Usualmente las personas andan con un máximo de cuatro materias porque son muy demandantes, muchos eligen dejar una o dos para hacer más llevadera su situación; pero dado que estoy aquí no con mi plata, sino con la de ustedes queridos mandantes, yo debo acabar mi carrera en el menor tiempo posible. Para empeorar la situación, en este trimestre se me ocurrió inscribirme en una quinta materia porque el profesor en un par de clases iba a ser Joseph Stiglitz. Todo esto sería manejable de no ser porque (como dice el cantante): «en el mar, la vida es más sabrosa».
Green College es una residencia donde viven exclusivamente posgradistas, profesores y posdoctorantes. Además de tener una vista al mar que a uno le hacen querer poner pausa a la vida, es un espacio de esparcimiento intelectual. Cada lunes, uno de nuestros residentes brinda una charla sobre su trabajo, o algo de interés y cada martes alguien de fuera de la residencia, pero con un perfil similar, hace lo mismo. La cosa no acaba ahí: clases de salsa, dibujo, excursiones, observación de aves, break dance o cualquier otra cosa que una de las cien personas que vive aquí te puede enseñar son parte del menú.
Hace menos de treinta minutos, acabo de regresar de mi primera Coffee House, un programa de dos horas donde cualquiera de los greenies —léase «grinis» en castellano— se inscribe para demostrar su talento. Seis minutos de gloria. Una media docena de personas cantaron con su instrumento favorito, y en muchos casos me sentí en una cafetería escuchando música en vivo, hubo también un sketch de comedia, una lectura sobre acordeones (aquí es cuando extraño ser proeficiente en el manejo del idioma) y otra de poesía, Arthur tradujo al inglés «Embriagaos» de Baudelaire:
Hay que estar siempre ebrio. Todo consiste en eso: es el único problema. Para no sentir el horrible paso del Tiempo que quiebra vuestros Hombros y os curva hacia la tierra, tenéis que embriagaros sin tregua. Pero, ¿de qué? De vino, de poesía o de virtud, como gustéis. Pero embriagaos.Y si alguna vez, en las escalinatas de un palacio, en la hierba verde de una cuneta, en la soledad sombría de vuestra habitación, os despertáis, con la embriaguez disminuida ya o desaparecida, preguntad al viento, a la ola, a la estrella, al pájaro, al reloj, a todo lo que huye, a todo lo que gime, a todo lo que rueda, a todo lo que canta, a todo lo que habla, preguntadle qué hora es; y el viento, la ola, la estrella, el pájaro, el reloj os responderán: ¡Es la hora de embriagarse! Para no ser los esclavos martirizados del Tiempo, ¡embriagaos sin cesar! De vino, de poesía o de virtud, como gustéis.

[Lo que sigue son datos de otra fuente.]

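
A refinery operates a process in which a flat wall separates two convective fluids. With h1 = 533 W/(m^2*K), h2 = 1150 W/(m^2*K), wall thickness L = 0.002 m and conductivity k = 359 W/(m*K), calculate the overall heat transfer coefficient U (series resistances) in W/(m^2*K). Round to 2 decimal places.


1/U = 1/h1 + L/k + 1/h2
1/U = 1/533 + 0.002/359 + 1/1150
1/U = 0.0018761726 + 5.571e-06 + 0.0008695652
1/U = 0.0027513088
U = 363.46 W/(m^2*K)


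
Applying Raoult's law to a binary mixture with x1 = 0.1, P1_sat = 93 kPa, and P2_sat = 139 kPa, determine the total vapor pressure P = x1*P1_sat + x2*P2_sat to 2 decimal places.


P = x1*P1_sat + x2*P2_sat
x2 = 1 - x1 = 1 - 0.1 = 0.9
P = 0.1*93 + 0.9*139
P = 9.3 + 125.1
P = 134.40 kPa


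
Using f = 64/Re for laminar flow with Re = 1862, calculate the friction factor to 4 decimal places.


f = 64 / Re
f = 64 / 1862
f = 0.0344


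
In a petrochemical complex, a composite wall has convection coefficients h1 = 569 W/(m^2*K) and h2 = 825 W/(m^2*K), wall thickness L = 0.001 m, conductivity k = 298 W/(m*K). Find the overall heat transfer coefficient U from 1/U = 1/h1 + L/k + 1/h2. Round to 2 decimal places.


1/U = 1/h1 + L/k + 1/h2
1/U = 1/569 + 0.001/298 + 1/825
1/U = 0.0017574692 + 3.3557e-06 + 0.0012121212
1/U = 0.0029729461
U = 336.37 W/(m^2*K)


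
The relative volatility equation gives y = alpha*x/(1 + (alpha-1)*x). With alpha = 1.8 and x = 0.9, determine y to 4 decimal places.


y = alpha*x / (1 + (alpha-1)*x)
y = 1.8*0.9 / (1 + (1.8-1)*0.9)
y = 1.62 / (1 + 0.72)
y = 1.62 / 1.72
y = 0.9419


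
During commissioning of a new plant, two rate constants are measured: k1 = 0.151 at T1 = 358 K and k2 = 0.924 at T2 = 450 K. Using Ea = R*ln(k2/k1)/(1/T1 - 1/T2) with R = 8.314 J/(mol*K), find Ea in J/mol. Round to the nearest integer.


Ea = R * ln(k2/k1) / (1/T1 - 1/T2)
ln(k2/k1) = ln(0.924/0.151) = 1.8114322
1/T1 - 1/T2 = 1/358 - 1/450 = 0.000571073867
Ea = 8.314 * 1.8114322 / 0.000571073867
Ea = 26372 J/mol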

Danza, improvisación, dibujos en vivo y al final un sing along, todos cantando la misma melodía compuesta para la ocasión. Debo sentir que me sentí chiquito entre tanto cerebro y a la vez feliz, es un deleite estar entre gente que ha sabido cultivarse. Supe que va a ser realmente triste tener que partir. Un poco embriagado de placer, y sin pensar mucho en los detalles, les confieso que —a pesar de haberlo olvidado ya— siempre quise un hogar así.